Monday, April 27, 2009

my bleeding fucking heart

i only write in you when my heart is broken, what the fuck is wrong with me? Damn, am i just impatient or too easily slighted? The last person who stood me up, I never ever actually met him. And tonight, my fucking heart is hurting, dammit. Why did he do that, why did he change the place we were meeting and then text me, when I was waiting for him in the subway and I couldnt get reception? After I sent him fucking texts and we agreed as to where we were meeting? Why? Why do I have such low fucking self esteem that I thought he blew me off? Why did I let him hurt me? And now, me, who has major trust issues, my trust for him is in the fucking negatives. My heart, which is this really beautiful, loving open caring wonderful thing, has closed up and jumped back into my chest, and I feel so closed and tight, I feel scared, who knows, maybe we will never speak again.
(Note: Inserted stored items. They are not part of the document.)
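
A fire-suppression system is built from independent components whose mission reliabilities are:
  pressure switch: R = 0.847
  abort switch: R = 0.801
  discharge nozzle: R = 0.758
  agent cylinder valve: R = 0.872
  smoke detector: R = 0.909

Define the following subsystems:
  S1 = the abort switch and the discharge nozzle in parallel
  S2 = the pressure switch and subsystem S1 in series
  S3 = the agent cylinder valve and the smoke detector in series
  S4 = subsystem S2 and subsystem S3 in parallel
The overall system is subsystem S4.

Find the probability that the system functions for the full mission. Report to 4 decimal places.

Parallel (abort switch and discharge nozzle): 1 − (1 − 0.801000)(1 − 0.758000) = 0.951842
Series (pressure switch and [0.951842]): 0.847000 × 0.951842 = 0.806210
Series (agent cylinder valve and smoke detector): 0.872000 × 0.909000 = 0.792648
Parallel ([0.806210] and [0.792648]): 1 − (1 − 0.806210)(1 − 0.792648) = 0.9598

0.9598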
Who cares, life is all about getting fucked anyway, everytime this happens, I say never again, and now, its like, i know there is someone waiting in the wings, this customer from the store who i ve been crushing on for the last 5 years, 5 years, gave me his digits on Saturday past, after I told him that my hubby and I slept in diifferent beds for the last 5 years. I fucking love that guy, i would love to be in his circle cause he is extraordinary, his name is Andres.